Overall, it was a good race and I thoroughly enjoyed it. It’s definitely one that I will plan on doing again next year. Additionally, this is the first race of a three-part race series, so this year I hope to run the 10k and 5k (or possibly changed to a 1 1600 meter, I’ve heard) to get in the whole series and earn the series T-shirt. If you’re looking for a flat, fast long distance race in West Virginia with some history, beautiful scenery and competition, I’m sure you won’t be disappointed in the Run to Read Half Marathon in Fairmont, West Virginia. For this race, I’ve given a gold medal.
For an additional review, visit Sandy Runs. Her blog tells about her stories as a Marathon Maniac, Half Fanatic and 50 State Marathon Club member. It was a pleasure having her visit West Virginia and she gives an excellent review of the race.
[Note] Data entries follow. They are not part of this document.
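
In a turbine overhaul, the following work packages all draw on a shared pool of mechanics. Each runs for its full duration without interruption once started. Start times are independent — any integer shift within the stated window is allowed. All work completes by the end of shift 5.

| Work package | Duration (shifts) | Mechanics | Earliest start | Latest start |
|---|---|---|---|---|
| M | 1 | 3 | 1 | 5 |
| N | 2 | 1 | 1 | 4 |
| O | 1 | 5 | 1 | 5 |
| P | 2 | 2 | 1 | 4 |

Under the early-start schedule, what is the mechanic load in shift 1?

At early start, shift 1 has: M, N, O, P.
Demand: 3 + 1 + 5 + 2 = 11.

11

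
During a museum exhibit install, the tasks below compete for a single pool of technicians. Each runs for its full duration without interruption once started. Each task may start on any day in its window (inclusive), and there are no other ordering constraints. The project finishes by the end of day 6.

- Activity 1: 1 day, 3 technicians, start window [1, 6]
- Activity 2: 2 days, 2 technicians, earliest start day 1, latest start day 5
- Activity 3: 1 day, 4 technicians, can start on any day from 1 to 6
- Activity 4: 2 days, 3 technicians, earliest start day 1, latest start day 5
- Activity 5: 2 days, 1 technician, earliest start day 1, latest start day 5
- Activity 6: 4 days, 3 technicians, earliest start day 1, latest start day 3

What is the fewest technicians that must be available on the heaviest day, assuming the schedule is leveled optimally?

Early-start (Activity 1@1, Activity 2@1, Activity 3@1, Activity 4@1, Activity 5@1, Activity 6@1) gives peak 16: d1:16  d2:9  d3:3  d4:3  d5:0  d6:0.
Shift Activity 3→2, Activity 4→3, Activity 5→5, Activity 6→3.
Schedule Activity 1@1, Activity 2@1, Activity 3@2, Activity 4@3, Activity 5@5, Activity 6@3: d1:5  d2:6  d3:6  d4:6  d5:4  d6:4 — peak 6.
Total technician-days = 31 over 6 days ⇒ peak ≥ ⌈31/6⌉ = 6, so 6 is optimal.

6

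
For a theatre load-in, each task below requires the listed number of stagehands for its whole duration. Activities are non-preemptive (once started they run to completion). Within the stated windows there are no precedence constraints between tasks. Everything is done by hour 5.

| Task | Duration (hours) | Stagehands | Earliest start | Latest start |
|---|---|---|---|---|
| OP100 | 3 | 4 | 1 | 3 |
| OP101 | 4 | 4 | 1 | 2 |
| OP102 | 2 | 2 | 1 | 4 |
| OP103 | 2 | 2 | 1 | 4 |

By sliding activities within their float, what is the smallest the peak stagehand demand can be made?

Early-start (OP100@1, OP101@1, OP102@1, OP103@1) gives peak 12: h1:12  h2:12  h3:8  h4:4  h5:0.
Shift OP102→4, OP103→4.
Schedule OP100@1, OP101@1, OP102@4, OP103@4: h1:8  h2:8  h3:8  h4:8  h5:4 — peak 8.
Total stagehand-hours = 36 over 5 hours ⇒ peak ≥ ⌈36/5⌉ = 8, so 8 is optimal.

8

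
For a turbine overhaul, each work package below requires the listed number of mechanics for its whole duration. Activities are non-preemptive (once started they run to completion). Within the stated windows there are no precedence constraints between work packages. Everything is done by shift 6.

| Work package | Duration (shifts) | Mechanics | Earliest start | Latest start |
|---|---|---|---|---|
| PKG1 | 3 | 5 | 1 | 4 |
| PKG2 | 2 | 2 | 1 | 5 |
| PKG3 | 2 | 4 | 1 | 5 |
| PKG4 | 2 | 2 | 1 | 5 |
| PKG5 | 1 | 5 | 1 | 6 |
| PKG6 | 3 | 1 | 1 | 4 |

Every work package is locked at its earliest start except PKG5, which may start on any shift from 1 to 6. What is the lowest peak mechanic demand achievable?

PKG5@1: s1:19  s2:14  s3:6  s4:0  s5:0  s6:0 → peak 19
PKG5@2: s1:14  s2:19  s3:6  s4:0  s5:0  s6:0 → peak 19
PKG5@3: s1:14  s2:14  s3:11  s4:0  s5:0  s6:0 → peak 14
PKG5@4: s1:14  s2:14  s3:6  s4:5  s5:0  s6:0 → peak 14
PKG5@5: s1:14  s2:14  s3:6  s4:0  s5:5  s6:0 → peak 14
PKG5@6: s1:14  s2:14  s3:6  s4:0  s5:0  s6:5 → peak 14
Best is PKG5@3, peak 14.

14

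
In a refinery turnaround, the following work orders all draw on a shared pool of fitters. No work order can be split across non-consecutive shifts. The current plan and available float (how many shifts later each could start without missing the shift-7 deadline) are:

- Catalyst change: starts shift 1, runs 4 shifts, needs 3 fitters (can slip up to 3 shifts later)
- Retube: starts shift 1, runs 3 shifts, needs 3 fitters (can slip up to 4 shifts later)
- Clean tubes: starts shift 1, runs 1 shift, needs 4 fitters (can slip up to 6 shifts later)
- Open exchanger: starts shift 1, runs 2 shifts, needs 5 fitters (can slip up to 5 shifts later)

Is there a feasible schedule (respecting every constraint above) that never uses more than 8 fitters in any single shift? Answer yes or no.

yes

Schedule Catalyst change@1, Retube@1, Clean tubes@5, Open exchanger@6: s1:6  s2:6  s3:6  s4:3  s5:4  s6:5  s7:5 — peak 6 ≤ 8.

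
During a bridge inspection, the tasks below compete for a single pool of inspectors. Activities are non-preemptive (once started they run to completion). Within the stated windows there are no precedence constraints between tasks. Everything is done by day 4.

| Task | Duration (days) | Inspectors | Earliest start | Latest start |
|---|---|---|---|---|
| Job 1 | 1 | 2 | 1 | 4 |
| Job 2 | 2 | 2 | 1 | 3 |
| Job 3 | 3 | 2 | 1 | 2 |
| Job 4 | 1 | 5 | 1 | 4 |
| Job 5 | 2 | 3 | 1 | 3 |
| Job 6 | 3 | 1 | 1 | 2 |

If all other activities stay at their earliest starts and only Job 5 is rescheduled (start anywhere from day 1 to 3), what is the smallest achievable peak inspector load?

Job 5@1: d1:15  d2:8  d3:3  d4:0 → peak 15
Job 5@2: d1:12  d2:8  d3:6  d4:0 → peak 12
Job 5@3: d1:12  d2:5  d3:6  d4:3 → peak 12
Best is Job 5@2, peak 12.

12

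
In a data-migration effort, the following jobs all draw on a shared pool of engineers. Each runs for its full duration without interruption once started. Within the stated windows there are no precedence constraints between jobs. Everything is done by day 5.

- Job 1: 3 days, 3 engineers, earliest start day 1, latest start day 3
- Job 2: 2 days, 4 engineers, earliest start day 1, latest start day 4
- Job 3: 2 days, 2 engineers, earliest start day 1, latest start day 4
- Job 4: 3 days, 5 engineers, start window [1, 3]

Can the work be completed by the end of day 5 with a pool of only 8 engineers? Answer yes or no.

Schedule Job 1@1, Job 2@1, Job 3@4, Job 4@3: d1:7  d2:7  d3:8  d4:7  d5:7 — peak 8 ≤ 8.

yes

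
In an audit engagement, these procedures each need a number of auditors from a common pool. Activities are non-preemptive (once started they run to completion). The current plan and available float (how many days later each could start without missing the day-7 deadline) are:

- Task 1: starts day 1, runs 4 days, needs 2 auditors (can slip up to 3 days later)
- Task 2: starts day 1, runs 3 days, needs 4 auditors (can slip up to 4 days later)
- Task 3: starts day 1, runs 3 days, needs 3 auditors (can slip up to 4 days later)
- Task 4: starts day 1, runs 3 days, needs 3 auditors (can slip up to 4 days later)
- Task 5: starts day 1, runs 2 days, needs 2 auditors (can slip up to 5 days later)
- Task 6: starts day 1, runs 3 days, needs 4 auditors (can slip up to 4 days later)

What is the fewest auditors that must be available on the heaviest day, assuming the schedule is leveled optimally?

Early-start (Task 1@1, Task 2@1, Task 3@1, Task 4@1, Task 5@1, Task 6@1) gives peak 18: d1:18  d2:18  d3:16  d4:2  d5:0  d6:0  d7:0.
Shift Task 4→4, Task 5→4, Task 6→5.
Schedule Task 1@1, Task 2@1, Task 3@1, Task 4@4, Task 5@4, Task 6@5: d1:9  d2:9  d3:9  d4:7  d5:9  d6:7  d7:4 — peak 9.

9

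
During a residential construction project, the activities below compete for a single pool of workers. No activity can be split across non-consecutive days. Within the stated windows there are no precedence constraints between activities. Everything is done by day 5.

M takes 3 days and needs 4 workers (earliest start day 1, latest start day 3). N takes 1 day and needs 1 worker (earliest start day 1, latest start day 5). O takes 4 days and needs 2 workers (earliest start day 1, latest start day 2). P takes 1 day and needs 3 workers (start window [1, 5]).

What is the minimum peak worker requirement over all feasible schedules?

6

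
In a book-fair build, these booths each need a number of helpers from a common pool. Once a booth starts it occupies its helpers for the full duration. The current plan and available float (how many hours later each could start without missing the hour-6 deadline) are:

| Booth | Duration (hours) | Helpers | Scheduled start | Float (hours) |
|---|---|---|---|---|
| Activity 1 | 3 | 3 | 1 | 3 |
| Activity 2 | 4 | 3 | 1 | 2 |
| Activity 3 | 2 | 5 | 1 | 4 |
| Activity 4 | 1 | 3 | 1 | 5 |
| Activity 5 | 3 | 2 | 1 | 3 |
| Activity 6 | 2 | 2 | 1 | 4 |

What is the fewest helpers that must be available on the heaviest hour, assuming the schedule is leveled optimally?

8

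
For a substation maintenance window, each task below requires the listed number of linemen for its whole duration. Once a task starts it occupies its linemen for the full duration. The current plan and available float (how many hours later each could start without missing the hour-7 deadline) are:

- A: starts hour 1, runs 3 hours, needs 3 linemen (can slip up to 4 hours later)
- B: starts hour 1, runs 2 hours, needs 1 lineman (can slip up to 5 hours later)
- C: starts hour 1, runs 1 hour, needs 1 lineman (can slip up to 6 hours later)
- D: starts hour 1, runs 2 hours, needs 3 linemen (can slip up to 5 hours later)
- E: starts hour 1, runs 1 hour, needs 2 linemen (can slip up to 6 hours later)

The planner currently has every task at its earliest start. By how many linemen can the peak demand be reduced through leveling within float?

Early-start peak: h1:10  h2:7  h3:3  h4:0  h5:0  h6:0  h7:0 ⇒ 10.
Leveled (A@1, B@4, C@4, D@6, E@5): h1:3  h2:3  h3:3  h4:2  h5:3  h6:3  h7:3 ⇒ 3.
Reduction 10 − 3 = 7.

7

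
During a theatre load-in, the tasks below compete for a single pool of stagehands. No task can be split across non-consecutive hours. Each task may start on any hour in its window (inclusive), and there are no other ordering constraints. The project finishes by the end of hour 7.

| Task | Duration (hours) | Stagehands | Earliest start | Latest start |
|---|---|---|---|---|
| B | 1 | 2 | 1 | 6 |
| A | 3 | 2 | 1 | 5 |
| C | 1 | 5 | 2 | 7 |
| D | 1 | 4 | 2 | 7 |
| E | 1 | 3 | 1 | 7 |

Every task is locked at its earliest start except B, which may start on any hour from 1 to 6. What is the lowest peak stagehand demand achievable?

B@1: h1:7  h2:11  h3:2  h4:0  h5:0  h6:0  h7:0 → peak 11
B@2: h1:5  h2:13  h3:2  h4:0  h5:0  h6:0  h7:0 → peak 13
B@3: h1:5  h2:11  h3:4  h4:0  h5:0  h6:0  h7:0 → peak 11
B@4: h1:5  h2:11  h3:2  h4:2  h5:0  h6:0  h7:0 → peak 11
B@5: h1:5  h2:11  h3:2  h4:0  h5:2  h6:0  h7:0 → peak 11
B@6: h1:5  h2:11  h3:2  h4:0  h5:0  h6:2  h7:0 → peak 11
Best is B@1, peak 11.

11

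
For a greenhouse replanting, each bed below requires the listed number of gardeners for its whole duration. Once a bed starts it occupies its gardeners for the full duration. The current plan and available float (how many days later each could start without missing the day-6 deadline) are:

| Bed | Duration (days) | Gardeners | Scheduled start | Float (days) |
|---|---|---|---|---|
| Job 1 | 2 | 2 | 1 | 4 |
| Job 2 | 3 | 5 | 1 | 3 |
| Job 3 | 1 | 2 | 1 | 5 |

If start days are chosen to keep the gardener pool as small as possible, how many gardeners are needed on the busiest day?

5

Early-start (Job 1@1, Job 2@1, Job 3@1) gives peak 9: d1:9  d2:7  d3:5  d4:0  d5:0  d6:0.
Shift Job 2→3.
Schedule Job 1@1, Job 2@3, Job 3@1: d1:4  d2:2  d3:5  d4:5  d5:5  d6:0 — peak 5.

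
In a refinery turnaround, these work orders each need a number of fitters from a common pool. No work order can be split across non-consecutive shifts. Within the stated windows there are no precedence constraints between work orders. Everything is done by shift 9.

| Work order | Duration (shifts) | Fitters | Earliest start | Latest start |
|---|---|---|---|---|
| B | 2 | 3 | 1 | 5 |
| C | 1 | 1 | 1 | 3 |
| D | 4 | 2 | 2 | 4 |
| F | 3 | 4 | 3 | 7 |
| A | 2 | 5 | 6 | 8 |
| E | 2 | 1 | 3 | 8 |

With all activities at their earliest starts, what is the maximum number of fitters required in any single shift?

Early-start schedule: B@1, C@1, D@2, F@3, A@6, E@3.
Load per shift: shift 1: 4, shift 2: 5, shift 3: 7, shift 4: 7, shift 5: 6, shift 6: 5, shift 7: 5, shift 8: 0, shift 9: 0.
Peak is 7.

7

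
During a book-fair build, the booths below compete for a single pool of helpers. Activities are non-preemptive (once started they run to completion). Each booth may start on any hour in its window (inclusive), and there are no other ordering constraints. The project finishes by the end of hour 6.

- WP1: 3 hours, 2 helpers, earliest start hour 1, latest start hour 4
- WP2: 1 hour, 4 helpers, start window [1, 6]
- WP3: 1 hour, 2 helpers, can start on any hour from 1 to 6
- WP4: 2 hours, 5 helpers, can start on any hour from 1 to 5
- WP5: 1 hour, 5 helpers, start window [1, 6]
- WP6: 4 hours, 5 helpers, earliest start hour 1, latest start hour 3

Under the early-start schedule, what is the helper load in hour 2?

12

At early start, hour 2 has: WP1, WP4, WP6.
Demand: 2 + 5 + 5 = 12.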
If you were at this race, feel free to add to the review. What did you like the most about the Run to Read Half Marathon? What did you like the least?
A correction from the RD, Jim Woolfitt: Just to set the record straight: MCPARC (Marion County Parks and Recreation Commission) gets the credit for clearing snow off the trail & the parking lots. The parking lots are not under MCPARC’s jurisdiction but the park superintendent is not complaining. MCPARC also helps with the water stops providing manpower, tables, chairs & water coolers.